4. Phase 2 MVP build verdict — PASS
ip_dot_inspector (rev4 offline read/report inspector) built into the same distroless deny-by-default image (Dockerfile.mvp). Stdlib only; no network/PG driver/KB writer/gate consumer/subprocess. Modules: contract, packet_loader, selfcheck (P1), claims, adequacy (P3/P4 chain + discovery + denominator/dual-corpus/reconciliation gates), verdict (precedence + wording lint + scope enforcement), report (local triplet emitter), fix7_pilot, engine, main. L2 build-guard tools/build_guard.py = NO_BUILD_GUARD_VIOLATION. Detail: reports/phase2-offline-mvp-execution-report-2026-06-10.{md,json}.
5. Acceptance/negative test verdict — PASS (31/31)
Run 27248508492. pytest 31/31 (failures 0, errors 0). Bound to rev4 matrix #1–#45 + negatives N1–N32 — see reports/phase2-offline-mvp-acceptance-matrix-binding-2026-06-10.md. The MVP also ran inside the deny-by-default container against the FIX7 fixture: container exit 1, final_verdict=READ_LEVEL_FAIL, article14=NOT_PROVEN_EXECUTION_UNVERIFIED, decision_effect=NONE, may_gate=false, production_mutation=false, writes = local /out triplet only.
6. Phase 3 FIX7 pilot verdict — PASS
The FIX7 read/report pilot ran through the offline MVP only (no FIX7 executed; no FS-DOT/IU/detector invoked; no command run; no hash recomputed). On Fixture A it caught the Recheck-8 / Article-14 adequacy class: C1 (.py existence NOT_EVIDENCED_IN_ALLOWED_SURFACES — scoped, not "does not exist"), C5 (wrong-kind .md offered), C2 ×2 (selftest/exit claims, no run-ledger), C8 (hash claim, no pinned hash evidence), C4 (prose-only "22/22 PASS / exit 0"). proves_execution:false, proves_global_absence:false, catches_article_14_adequacy_class:true. Detail: reports/phase3-fix7-read-report-pilot-execution-report-2026-06-10.{md,json}.
7. Matrix binding verdict — PASS
L1 host-sandbox tests #25/#27/#28/#29/#33/#34/#35/#37 → bound to B4′ container probes (real structural proof) + L2 static half in build-guard. L2 #24/#26/#30/#31/#36/#19 → build-guard negative tests. MVP-LOGIC #1–#23, #38–#45 + N1–N32 → pytest. DEFERRED #32 + D1–D11 → not implemented (correctly). Full table: matrix-binding doc.
8. Cleanup verdict — RETAINED (documented)
The dedicated repo Huyen1974/tool-kiem-thu-ci is retained as the reproducible source-of-record + run-artifact host (private, no secrets, no prod link, workflow_dispatch-only → inert). Reason: preserves full source reproducibility and the 30-day run artifacts for owner verification. Owner may delete at any time: gh repo delete Huyen1974/tool-kiem-thu-ci --yes. No production artifact was touched.

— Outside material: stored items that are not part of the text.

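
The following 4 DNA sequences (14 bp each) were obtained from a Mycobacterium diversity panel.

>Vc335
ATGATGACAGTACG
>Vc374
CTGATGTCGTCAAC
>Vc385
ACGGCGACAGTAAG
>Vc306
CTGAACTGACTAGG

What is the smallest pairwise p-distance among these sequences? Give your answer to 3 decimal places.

Pairwise Hamming distances:
  Vc335 vs Vc374: 7
  Vc335 vs Vc385: 4
  Vc335 vs Vc306: 7
  Vc374 vs Vc385: 9
  Vc374 vs Vc306: 8
  Vc385 vs Vc306: 9
The smallest is 4 mismatches, between Vc335 and Vc385; p = 4/14 = 0.286.

0.286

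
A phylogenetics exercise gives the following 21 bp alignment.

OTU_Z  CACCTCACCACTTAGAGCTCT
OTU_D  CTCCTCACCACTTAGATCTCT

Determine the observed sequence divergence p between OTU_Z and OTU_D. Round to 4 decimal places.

0.0952

Differing sites — 2:A/T; 17:G/T.
There are 2 differences over 21 sites, so p = 2/21 = 0.0952.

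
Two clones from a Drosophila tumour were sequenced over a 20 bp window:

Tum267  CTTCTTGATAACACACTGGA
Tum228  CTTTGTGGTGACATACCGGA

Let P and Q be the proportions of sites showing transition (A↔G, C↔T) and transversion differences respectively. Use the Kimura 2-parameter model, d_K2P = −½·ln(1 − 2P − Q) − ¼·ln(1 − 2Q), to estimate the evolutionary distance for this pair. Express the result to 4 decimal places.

0.4256

Mismatches occur at site 4 (C/T, transition), site 5 (T/G, transversion), site 8 (A/G, transition), site 10 (A/G, transition), site 14 (C/T, transition), site 17 (T/C, transition).
Of the 6 differences, 5 transitions and 1 transversion over 20 sites: P = 5/20 = 0.250000, Q = 1/20 = 0.050000.
d = −0.5·ln(0.450000) − 0.25·ln(0.900000) = −0.5·(-0.798508) − 0.25·(-0.105361) = 0.4256.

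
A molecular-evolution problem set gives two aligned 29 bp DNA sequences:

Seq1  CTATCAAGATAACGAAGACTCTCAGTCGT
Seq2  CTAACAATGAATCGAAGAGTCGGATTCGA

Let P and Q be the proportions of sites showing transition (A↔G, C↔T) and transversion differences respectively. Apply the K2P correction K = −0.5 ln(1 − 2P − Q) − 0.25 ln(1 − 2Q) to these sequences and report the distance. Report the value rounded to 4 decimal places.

0.4808

Mismatches occur at site 4 (T/A, transversion), site 8 (G/T, transversion), site 9 (A/G, transition), site 10 (T/A, transversion), site 12 (A/T, transversion), site 19 (C/G, transversion), site 22 (T/G, transversion), site 23 (C/G, transversion), site 25 (G/T, transversion), site 29 (T/A, transversion).
Of the 10 differences, 1 transition and 9 transversions over 29 sites: P = 1/29 = 0.034483, Q = 9/29 = 0.310345.
d = −0.5·ln(0.620689) − 0.25·ln(0.379310) = −0.5·(-0.476925) − 0.25·(-0.969401) = 0.4808.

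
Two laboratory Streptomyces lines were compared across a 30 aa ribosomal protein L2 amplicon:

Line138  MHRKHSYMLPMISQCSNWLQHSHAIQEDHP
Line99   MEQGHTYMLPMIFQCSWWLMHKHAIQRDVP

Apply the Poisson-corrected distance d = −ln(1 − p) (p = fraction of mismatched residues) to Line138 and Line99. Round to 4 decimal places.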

9. Article 13 audit — PASS
KB-first reads; approved non-Mac-local venue only; no Mac-local substitution; no local-first authority; generated artifacts treated as evidence not authority; KB remains SSOT; no shadow SSOT created.

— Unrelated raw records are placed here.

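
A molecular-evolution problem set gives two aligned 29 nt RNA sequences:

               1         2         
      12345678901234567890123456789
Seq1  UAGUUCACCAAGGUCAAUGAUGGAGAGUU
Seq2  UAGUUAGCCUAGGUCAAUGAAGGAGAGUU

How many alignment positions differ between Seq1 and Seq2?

Mismatches occur at site 6 (C↔A), site 7 (A↔G), site 10 (A↔U), site 21 (U↔A).
That gives 4 mismatches out of 29 aligned sites, so the Hamming distance is 4.

4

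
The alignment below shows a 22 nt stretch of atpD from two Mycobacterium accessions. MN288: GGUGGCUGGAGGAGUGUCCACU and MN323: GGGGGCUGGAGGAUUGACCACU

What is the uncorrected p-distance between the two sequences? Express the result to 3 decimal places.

Differing sites — 3:U/G; 14:G/U; 17:U/A.
There are 3 differences over 22 sites, so p = 3/22 = 0.136.

0.136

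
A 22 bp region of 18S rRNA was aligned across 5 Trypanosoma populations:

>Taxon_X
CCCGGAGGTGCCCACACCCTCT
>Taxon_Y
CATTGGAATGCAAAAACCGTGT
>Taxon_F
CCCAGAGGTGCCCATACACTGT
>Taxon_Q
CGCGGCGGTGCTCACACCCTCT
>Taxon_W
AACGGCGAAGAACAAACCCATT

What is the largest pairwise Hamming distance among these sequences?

Pairwise Hamming distances:
  Taxon_X vs Taxon_Y: 11
  Taxon_X vs Taxon_F: 4
  Taxon_X vs Taxon_Q: 3
  Taxon_X vs Taxon_W: 10
  Taxon_Y vs Taxon_F: 11
  Taxon_Y vs Taxon_Q: 11
  Taxon_Y vs Taxon_W: 11
  Taxon_F vs Taxon_Q: 7
  Taxon_F vs Taxon_W: 12
  Taxon_Q vs Taxon_W: 9
The largest is 12, between Taxon_F and Taxon_W.

12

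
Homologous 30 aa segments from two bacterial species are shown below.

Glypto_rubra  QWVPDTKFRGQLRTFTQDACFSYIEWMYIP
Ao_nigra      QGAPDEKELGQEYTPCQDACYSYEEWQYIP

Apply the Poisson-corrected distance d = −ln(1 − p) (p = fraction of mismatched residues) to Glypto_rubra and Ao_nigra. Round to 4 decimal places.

The sequences differ at positions 2 (W/G), 3 (V/A), 6 (T/E), 8 (F/E), 9 (R/L), 12 (L/E), 13 (R/Y), 15 (F/P), 16 (T/C), 21 (F/Y), 24 (I/E), 27 (M/Q).
p = 12/30 = 0.400000.
d = −ln(1 − 0.400000) = −ln(0.600000) = 0.5108.

0.5108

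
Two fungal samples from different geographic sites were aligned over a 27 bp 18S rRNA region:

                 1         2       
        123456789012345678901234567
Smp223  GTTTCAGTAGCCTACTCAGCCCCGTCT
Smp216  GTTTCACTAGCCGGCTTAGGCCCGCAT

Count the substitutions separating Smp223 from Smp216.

The sequences differ at positions 7 (G/C), 13 (T/G), 14 (A/G), 17 (C/T), 20 (C/G), 25 (T/C), 26 (C/A).
That gives 7 mismatches out of 27 aligned sites, so the Hamming distance is 7.

7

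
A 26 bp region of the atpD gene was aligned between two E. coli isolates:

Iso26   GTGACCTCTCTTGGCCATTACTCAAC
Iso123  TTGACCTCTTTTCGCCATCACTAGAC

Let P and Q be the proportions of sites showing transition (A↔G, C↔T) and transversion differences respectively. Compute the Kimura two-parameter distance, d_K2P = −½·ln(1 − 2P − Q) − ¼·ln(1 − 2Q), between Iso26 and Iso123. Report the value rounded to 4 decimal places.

0.2780

Differing sites — 1:G/T (Tv); 10:C/T (Ti); 13:G/C (Tv); 19:T/C (Ti); 23:C/A (Tv); 24:A/G (Ti).
Of the 6 differences, 3 transitions and 3 transversions over 26 sites: P = 3/26 = 0.115385, Q = 3/26 = 0.115385.
d = −0.5·ln(0.653845) − 0.25·ln(0.769230) = −0.5·(-0.424885) − 0.25·(-0.262365) = 0.2780.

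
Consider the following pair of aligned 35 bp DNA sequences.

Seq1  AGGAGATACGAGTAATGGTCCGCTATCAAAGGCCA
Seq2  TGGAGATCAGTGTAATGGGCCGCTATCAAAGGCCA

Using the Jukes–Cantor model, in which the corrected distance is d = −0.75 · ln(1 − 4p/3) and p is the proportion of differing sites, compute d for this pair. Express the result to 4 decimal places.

The sequences differ at positions 1 (A/T), 8 (A/C), 9 (C/A), 11 (A/T), 19 (T/G).
p = 5/35 = 0.142857.
d = −0.75 · ln(1 − (4/3)·0.142857) = −0.75 · ln(0.809524) = −0.75 · (-0.211309) = 0.1585.

0.1585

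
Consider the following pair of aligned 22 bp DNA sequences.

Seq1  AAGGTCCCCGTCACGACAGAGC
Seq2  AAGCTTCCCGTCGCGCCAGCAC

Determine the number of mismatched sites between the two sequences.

6

Mismatches occur at site 4 (G/C), site 6 (C/T), site 13 (A/G), site 16 (A/C), site 20 (A/C), site 21 (G/A).
That gives 6 mismatches out of 22 aligned sites, so the Hamming distance is 6.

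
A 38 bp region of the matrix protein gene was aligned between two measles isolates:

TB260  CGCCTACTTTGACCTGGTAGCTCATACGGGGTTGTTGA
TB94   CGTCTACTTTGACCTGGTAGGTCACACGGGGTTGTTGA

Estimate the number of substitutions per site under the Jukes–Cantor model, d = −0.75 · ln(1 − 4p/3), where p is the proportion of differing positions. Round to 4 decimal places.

0.0834

Mismatches occur at site 3 (C→T), site 21 (C→G), site 25 (T→C).
p = 3/38 = 0.078947.
d = −0.75 · ln(1 − (4/3)·0.078947) = −0.75 · ln(0.894737) = −0.75 · (-0.111225) = 0.0834.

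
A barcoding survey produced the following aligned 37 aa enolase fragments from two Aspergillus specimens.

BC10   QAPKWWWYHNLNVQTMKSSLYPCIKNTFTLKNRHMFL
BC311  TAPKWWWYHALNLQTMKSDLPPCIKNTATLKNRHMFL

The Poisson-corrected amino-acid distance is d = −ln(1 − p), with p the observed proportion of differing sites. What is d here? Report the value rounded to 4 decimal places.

The sequences differ at positions 1 (Q/T), 10 (N/A), 13 (V/L), 19 (S/D), 21 (Y/P), 28 (F/A).
p = 6/37 = 0.162162.
d = −ln(1 − 0.162162) = −ln(0.837838) = 0.1769.

0.1769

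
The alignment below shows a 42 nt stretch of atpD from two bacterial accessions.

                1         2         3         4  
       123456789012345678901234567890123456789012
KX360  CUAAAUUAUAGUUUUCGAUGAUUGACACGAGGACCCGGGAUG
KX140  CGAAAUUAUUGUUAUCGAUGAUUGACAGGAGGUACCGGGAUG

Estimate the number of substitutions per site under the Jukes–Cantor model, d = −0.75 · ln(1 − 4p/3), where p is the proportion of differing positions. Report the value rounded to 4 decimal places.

0.1585

Mismatches occur at site 2 (U/G), site 10 (A/U), site 14 (U/A), site 28 (C/G), site 33 (A/U), site 34 (C/A).
p = 6/42 = 0.142857.
d = −0.75 · ln(1 − (4/3)·0.142857) = −0.75 · ln(0.809524) = −0.75 · (-0.211309) = 0.1585.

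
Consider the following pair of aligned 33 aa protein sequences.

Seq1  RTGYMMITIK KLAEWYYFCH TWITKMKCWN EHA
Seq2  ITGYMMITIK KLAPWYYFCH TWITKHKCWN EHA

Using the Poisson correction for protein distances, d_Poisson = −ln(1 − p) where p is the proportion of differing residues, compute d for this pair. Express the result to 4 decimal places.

0.0953

The sequences differ at positions 1 (R/I), 14 (E/P), 26 (M/H).
p = 3/33 = 0.090909.
d = −ln(1 − 0.090909) = −ln(0.909091) = 0.0953.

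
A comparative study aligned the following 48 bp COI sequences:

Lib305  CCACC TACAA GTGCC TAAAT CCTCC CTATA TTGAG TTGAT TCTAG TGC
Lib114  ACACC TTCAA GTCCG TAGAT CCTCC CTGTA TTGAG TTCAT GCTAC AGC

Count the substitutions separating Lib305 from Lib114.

10

The sequences differ at positions 1 (C/A), 7 (A/T), 13 (G/C), 15 (C/G), 18 (A/G), 28 (A/G), 38 (G/C), 41 (T/G), 45 (G/C), 46 (T/A).
That gives 10 mismatches out of 48 aligned sites, so the Hamming distance is 10.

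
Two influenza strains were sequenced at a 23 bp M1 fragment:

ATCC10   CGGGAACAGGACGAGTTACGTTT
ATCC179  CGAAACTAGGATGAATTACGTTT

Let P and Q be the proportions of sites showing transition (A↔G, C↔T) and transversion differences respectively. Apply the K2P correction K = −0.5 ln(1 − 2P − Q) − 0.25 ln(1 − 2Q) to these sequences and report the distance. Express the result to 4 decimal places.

0.3480

The sequences differ at positions 3 (G/A, transition), 4 (G/A, transition), 6 (A/C, transversion), 7 (C/T, transition), 12 (C/T, transition), 15 (G/A, transition).
Of the 6 differences, 5 transitions and 1 transversion over 23 sites: P = 5/23 = 0.217391, Q = 1/23 = 0.043478.
d = −0.5·ln(0.521740) − 0.25·ln(0.913044) = −0.5·(-0.650586) − 0.25·(-0.090971) = 0.3480.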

10. Article 14 audit — PASS
No prose-only PASS — every verdict backed by a real CI run + artifact. No fake-green: the strict-seccomp container-start failure was reported honestly and handled, not hidden. The MVP's own design forbids green verdicts/exit 0; the FIX7 pilot proves nothing it cannot evidence and makes no global-absence claim. Partial/failure modes (strict profile unrunnable; run-1 /out permission crash) are documented in the raw-log indices.
11. Remaining blockers
None for Phase 2/3. Forward (not in scope here, unchanged): B7 deferred export-step/named-query-catalog/driver/network-policy contract (#32, D9); governed KB report-writer (D10); downstream gate-consumer contract (D11); optional later Codex review now that real sandbox/test/tool evidence exists (B0‴ remains owner's disposition).

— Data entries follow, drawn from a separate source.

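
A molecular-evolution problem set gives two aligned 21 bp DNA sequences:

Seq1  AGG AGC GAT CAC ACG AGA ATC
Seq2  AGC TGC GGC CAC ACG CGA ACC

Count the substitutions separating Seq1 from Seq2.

Mismatches occur at site 3 (G↔C), site 4 (A↔T), site 8 (A↔G), site 9 (T↔C), site 16 (A↔C), site 20 (T↔C).
That gives 6 mismatches out of 21 aligned sites, so the Hamming distance is 6.

6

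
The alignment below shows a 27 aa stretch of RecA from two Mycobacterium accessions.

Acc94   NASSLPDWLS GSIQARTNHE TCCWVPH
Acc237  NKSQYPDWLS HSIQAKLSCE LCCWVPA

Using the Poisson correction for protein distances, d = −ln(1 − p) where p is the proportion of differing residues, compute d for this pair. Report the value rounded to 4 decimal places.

0.4626

Differing sites — 2:A/K; 4:S/Q; 5:L/Y; 11:G/H; 16:R/K; 17:T/L; 18:N/S; 19:H/C; 21:T/L; 27:H/A.
p = 10/27 = 0.370370.
d = −ln(1 − 0.370370) = −ln(0.629630) = 0.4626.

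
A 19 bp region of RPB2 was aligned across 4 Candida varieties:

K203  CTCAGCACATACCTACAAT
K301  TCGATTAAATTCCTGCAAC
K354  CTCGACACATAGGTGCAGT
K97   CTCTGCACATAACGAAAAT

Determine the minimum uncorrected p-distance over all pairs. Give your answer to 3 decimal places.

Pairwise Hamming distances:
  K203 vs K301: 9
  K203 vs K354: 6
  K203 vs K97: 4
  K301 vs K354: 12
  K301 vs K97: 13
  K354 vs K97: 8
The smallest is 4 mismatches, between K203 and K97; p = 4/19 = 0.211.

0.211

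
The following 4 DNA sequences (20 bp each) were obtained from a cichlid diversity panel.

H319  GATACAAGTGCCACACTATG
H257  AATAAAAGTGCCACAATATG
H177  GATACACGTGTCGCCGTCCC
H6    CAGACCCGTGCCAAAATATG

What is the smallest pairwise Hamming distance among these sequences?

3

Pairwise Hamming distances:
  H319 vs H257: 3
  H319 vs H177: 8
  H319 vs H6: 6
  H257 vs H177: 10
  H257 vs H6: 6
  H177 vs H6: 11
The smallest is 3, between H319 and H257.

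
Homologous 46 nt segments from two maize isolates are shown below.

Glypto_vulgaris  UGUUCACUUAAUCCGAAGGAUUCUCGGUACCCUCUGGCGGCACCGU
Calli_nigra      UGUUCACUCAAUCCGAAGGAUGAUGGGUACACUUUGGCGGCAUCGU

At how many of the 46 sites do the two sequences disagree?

7

Mismatches occur at site 9 (U→C), site 22 (U→G), site 23 (C→A), site 25 (C→G), site 31 (C→A), site 34 (C→U), site 43 (C→U).
That gives 7 mismatches out of 46 aligned sites, so the Hamming distance is 7.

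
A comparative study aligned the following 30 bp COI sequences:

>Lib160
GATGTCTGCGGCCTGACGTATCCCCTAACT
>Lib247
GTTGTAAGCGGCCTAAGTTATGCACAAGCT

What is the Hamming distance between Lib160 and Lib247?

Mismatches occur at site 2 (A→T), site 6 (C→A), site 7 (T→A), site 15 (G→A), site 17 (C→G), site 18 (G→T), site 22 (C→G), site 24 (C→A), site 26 (T→A), site 28 (A→G).
That gives 10 mismatches out of 30 aligned sites, so the Hamming distance is 10.

10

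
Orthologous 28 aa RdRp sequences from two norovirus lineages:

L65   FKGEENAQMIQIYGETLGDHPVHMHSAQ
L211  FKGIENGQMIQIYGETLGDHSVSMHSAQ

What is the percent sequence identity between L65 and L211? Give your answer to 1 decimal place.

85.7%

Mismatches occur at site 4 (E↔I), site 7 (A↔G), site 21 (P↔S), site 23 (H↔S).
24 of the 28 sites match, so the percent identity is 24/28 × 100 = 85.7%.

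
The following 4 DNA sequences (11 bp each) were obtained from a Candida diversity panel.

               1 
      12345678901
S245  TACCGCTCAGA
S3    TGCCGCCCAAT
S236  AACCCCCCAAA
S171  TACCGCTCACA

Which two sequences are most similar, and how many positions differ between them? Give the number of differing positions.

Pairwise Hamming distances:
  S245 vs S3: 4
  S245 vs S236: 4
  S245 vs S171: 1
  S3 vs S236: 4
  S3 vs S171: 4
  S236 vs S171: 4
The smallest is 1, between S245 and S171.

1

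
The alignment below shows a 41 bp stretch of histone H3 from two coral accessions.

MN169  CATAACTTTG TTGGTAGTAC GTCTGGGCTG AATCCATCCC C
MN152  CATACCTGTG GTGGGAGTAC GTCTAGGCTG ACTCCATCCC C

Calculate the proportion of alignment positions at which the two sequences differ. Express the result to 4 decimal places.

0.1463

Differing sites — 5:A/C; 8:T/G; 11:T/G; 15:T/G; 25:G/A; 32:A/C.
There are 6 differences over 41 sites, so p = 6/41 = 0.1463.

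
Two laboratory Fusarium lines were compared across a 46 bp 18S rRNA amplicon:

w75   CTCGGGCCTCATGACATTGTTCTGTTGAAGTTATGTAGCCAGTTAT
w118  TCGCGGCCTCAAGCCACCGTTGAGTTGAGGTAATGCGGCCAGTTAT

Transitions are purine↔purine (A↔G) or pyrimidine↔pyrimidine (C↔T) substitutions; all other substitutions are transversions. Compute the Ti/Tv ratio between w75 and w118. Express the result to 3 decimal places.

Mismatches occur at site 1 (C↔T, transition), site 2 (T↔C, transition), site 3 (C↔G, transversion), site 4 (G↔C, transversion), site 12 (T↔A, transversion), site 14 (A↔C, transversion), site 17 (T↔C, transition), site 18 (T↔C, transition), site 22 (C↔G, transversion), site 23 (T↔A, transversion), site 29 (A↔G, transition), site 32 (T↔A, transversion), site 36 (T↔C, transition), site 37 (A↔G, transition).
Of the 14 differences, 7 transitions and 7 transversions, so Ti/Tv = 7/7 = 1.000.

1.000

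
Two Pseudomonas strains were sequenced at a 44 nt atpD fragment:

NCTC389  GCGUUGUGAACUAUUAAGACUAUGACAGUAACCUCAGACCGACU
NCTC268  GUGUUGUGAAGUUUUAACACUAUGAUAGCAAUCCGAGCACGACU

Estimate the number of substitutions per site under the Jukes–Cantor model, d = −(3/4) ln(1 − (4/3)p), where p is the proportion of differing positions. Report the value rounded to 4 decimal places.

0.3041

The sequences differ at positions 2 (C/U), 11 (C/G), 13 (A/U), 18 (G/C), 26 (C/U), 29 (U/C), 32 (C/U), 34 (U/C), 35 (C/G), 38 (A/C), 39 (C/A).
p = 11/44 = 0.250000.
d = −0.75 · ln(1 − (4/3)·0.250000) = −0.75 · ln(0.666667) = −0.75 · (-0.405465) = 0.3041.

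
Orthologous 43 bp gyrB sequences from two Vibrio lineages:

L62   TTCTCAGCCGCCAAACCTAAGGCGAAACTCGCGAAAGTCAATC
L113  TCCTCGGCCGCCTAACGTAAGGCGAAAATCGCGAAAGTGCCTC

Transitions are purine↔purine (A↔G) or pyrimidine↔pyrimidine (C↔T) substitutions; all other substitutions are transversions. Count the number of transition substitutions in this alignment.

The sequences differ at positions 2 (T/C, transition), 6 (A/G, transition), 13 (A/T, transversion), 17 (C/G, transversion), 28 (C/A, transversion), 39 (C/G, transversion), 40 (A/C, transversion), 41 (A/C, transversion).
Of the 8 differences, 2 transitions and 6 transversions, so the answer is 2.

2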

12. Minimal safe next step
Optional: route this real evidence (B4′ + Phase 2/3) to Codex for an external seal (now permitted — evidence exists). Otherwise the offline MVP prototype is built, attested, and reproducible; the next functional increment is the B7 export-step contract that would let the MVP consume a governed packet instead of a fixture.